Mapu faz atividades como vivências espirituais indígenas junto a apoiadores em outros países e também no Brasil para levantar os valores necessários para a compra do terreno. “Esse é o projeto, dar continuidade. Só que temos que procurar exatamente que tipo de motivo causou esse tipo de incêndio. Porque a gente sempre tenta fazer o bem, e vamos continuar fazendo o bem. Mas temos que entender o motivo”, desabafa o cacique, que afirma que o “o centro foi destruído” pelo fogo. “Estamos sendo brutalmente atacados”, afirma.
O site Amazônia Real relata em reportagem que o Corpo de Bombeiros afirmou que a área de floresta destruída da comunidade corresponde a cinco campos de futebol. “O sargento André Silva disse que um grupo de indígenas, que forma uma brigada ambiental treinada, tentou apagar as chamas, mas depois buscou o apoio dos bombeiros, que agiram rápido e evitaram que o fogo chegasse às casas. Por isso os moradores da comunidade Huni Kuin não ficaram desabrigados. Os bombeiros suspeitam de crime ambiental para a ocorrência”, diz a matéria.
Antes do fogo, o conflito em Plácido de Castro
Mapu e a família tentam desde 2015 manter em funcionamento o projeto do Centro Huwã Karu Yuxibu (“o dom das medicinas”, em tradução livre). “Queremos o respeito, estamos trabalhando tanto pra construir algo melhor, contribuir com a humanidade, e a gente está sendo atacado dessa forma. Isso traz uma grande preocupação e a gente vem pedindo apoio. Estamos lutando pela vida, pela sobrevivência, pela preservação da natureza”, diz.
Antes de comprar terras nas proximidades de Rio Branco para o desenvolvimento do centro cultural, o cacique Mapu e outros indígenas da mesma etnia haviam iniciado as atividades do Centro Huwã Karu Yuxibu em Plácido de Castro, a cerca de 97 km da capital. Trazidos pelo ex-vereador e então diretor de Articulação Cultural da cidade, Allison Ferreira, os indígenas ocuparam, entre agosto de 2015 e novembro de 2017, um pedaço do Parque Ecológico da cidade.
Segundo Mapu, o Parque Ecológico estava abandonado havia mais de 15 anos. “Ninguém cuidava mais, estava servindo para os traficantes e até hoje está tendo muito forte isso de facções. E ao mesmo tempo para prostituição”, conta.

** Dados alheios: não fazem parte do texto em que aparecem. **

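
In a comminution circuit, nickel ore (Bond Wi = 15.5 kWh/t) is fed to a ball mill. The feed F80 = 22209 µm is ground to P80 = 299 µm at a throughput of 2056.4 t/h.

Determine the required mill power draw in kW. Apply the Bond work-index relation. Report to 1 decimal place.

W = 10 Wi (P80^-0.5 − F80^-0.5)
W = 10·15.5·(1/√299 − 1/√22209) = 10·15.5·(0.051121) = 7.9238 kWh/t
P = W·T = 7.9238·2056.4 = 16294.5 kW

P = 16294.5 kW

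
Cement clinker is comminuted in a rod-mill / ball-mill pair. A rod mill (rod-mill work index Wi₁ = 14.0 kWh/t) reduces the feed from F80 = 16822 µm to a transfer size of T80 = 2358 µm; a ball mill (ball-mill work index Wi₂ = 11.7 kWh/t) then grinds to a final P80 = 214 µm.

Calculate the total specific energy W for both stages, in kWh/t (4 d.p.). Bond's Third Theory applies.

W = 10 Wi / √P80 − 10 Wi / √F80
Stage 1 (16822→2358 µm, Wi₁=14.0): W₁ = 10·14.0·(0.020593 − 0.007710) = 1.8037 kWh/t
Stage 2 (2358→214 µm, Wi₂=11.7): W₂ = 10·11.7·(0.068359 − 0.020593) = 5.5885 kWh/t
W = W₁ + W₂ = 1.8037 + 5.5885 = 7.3922 kWh/t

W = 7.3922 kWh/t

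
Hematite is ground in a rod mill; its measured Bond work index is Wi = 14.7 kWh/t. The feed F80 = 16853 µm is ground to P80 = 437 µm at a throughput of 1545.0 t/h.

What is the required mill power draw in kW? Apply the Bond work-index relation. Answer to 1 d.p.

P = 9114.9 kW

W = 10 Wi / √P80 − 10 Wi / √F80
W = 10·14.7·(1/√437 − 1/√16853) = 10·14.7·(0.040133) = 5.8996 kWh/t
Power = W × throughput = 5.8996 kWh/t × 1545.0 t/h = 9114.9 kW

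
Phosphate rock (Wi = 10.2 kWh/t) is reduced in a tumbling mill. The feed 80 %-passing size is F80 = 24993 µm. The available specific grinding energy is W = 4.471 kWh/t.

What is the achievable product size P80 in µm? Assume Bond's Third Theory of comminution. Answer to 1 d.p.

P80 = 397.5 µm

Bond:  W = 10 Wi (1/√P − 1/√F)
⇒ 1/√P80 = W/(10 Wi) + 1/√F80
  = 4.4710/(10·10.2) + 1/√24993 = 0.043833 + 0.006325 = 0.050159
P80 = (1/0.050159)² = 19.9367² = 397.47 µm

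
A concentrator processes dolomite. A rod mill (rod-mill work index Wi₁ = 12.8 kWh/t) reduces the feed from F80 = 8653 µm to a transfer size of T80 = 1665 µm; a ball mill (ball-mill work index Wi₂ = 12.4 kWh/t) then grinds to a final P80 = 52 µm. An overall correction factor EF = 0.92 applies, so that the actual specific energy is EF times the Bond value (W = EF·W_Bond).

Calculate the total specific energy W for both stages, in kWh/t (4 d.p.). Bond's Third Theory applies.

W = 14.6443 kWh/t

Bond: W = 10·Wi·(1/√P80 − 1/√F80)
Stage 1 (8653→1665 µm, Wi₁=12.8): W₁ = 10·12.8·(0.024507 − 0.010750) = 1.7609 kWh/t
Stage 2 (1665→52 µm, Wi₂=12.4): W₂ = 10·12.4·(0.138675 − 0.024507) = 14.1568 kWh/t
W = W₁ + W₂ = 1.7609 + 14.1568 = 15.9177 kWh/t
W_actual = 0.92 × 15.9177 = 14.6443 kWh/t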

A área do parque destinada ao grupo chegou a abrigar 36 pessoas de sete famílias Huni Kuin. Com a ajuda da Universidade Federal do Acre (Ufac), os indígenas reflorestaram 6 hectares dentro do parque, plantando alimentos e mudas de ayahuasca, utilizada em rituais de cura da etnia. As atividades medicinais dos Huni Kuin atraíram turistas e eles chegaram a produzir um festival no local. Além disso, o grupo articulou parcerias com universidades para a promoção de educação ambiental.
Apesar do apoio inicial da prefeitura, a ocupação dos Huni Kuin no Parque Ecológico nunca chegou a ser regularizada. O cacique Mapu afirma ter sido ameaçado de morte em abril de 2016. A investigação, iniciada após registro de Boletim de Ocorrência pelo indígena, não encontrou os responsáveis pela ameaça.
Os indígenas deixaram o local em setembro de 2017, após desentendimentos do grupo com um ex-vereador da cidade e com o dono de uma granja vizinha ao parque, acusado de cercar a terra onde eles se encontravam e impedir o abastecimento de água pelas famílias. “Chegou um momento que eu conversei com a família e falei: ‘Não precisamos mais passar por isso’”, conta Mapu, que é originário da TI Kaxinawa Ashaninka do Rio Breu. Segundo estudo do Instituto Socioambiental (ISA), os Huni Kuin tem população de 7 mil pessoas que vivem no Acre e no sul do Amazonas. No Brasil, as aldeias, algumas já homologadas, se espalham pelos rios Tarauacá, Jordão, Breu, Muru, Envira, Humaitá e Purus.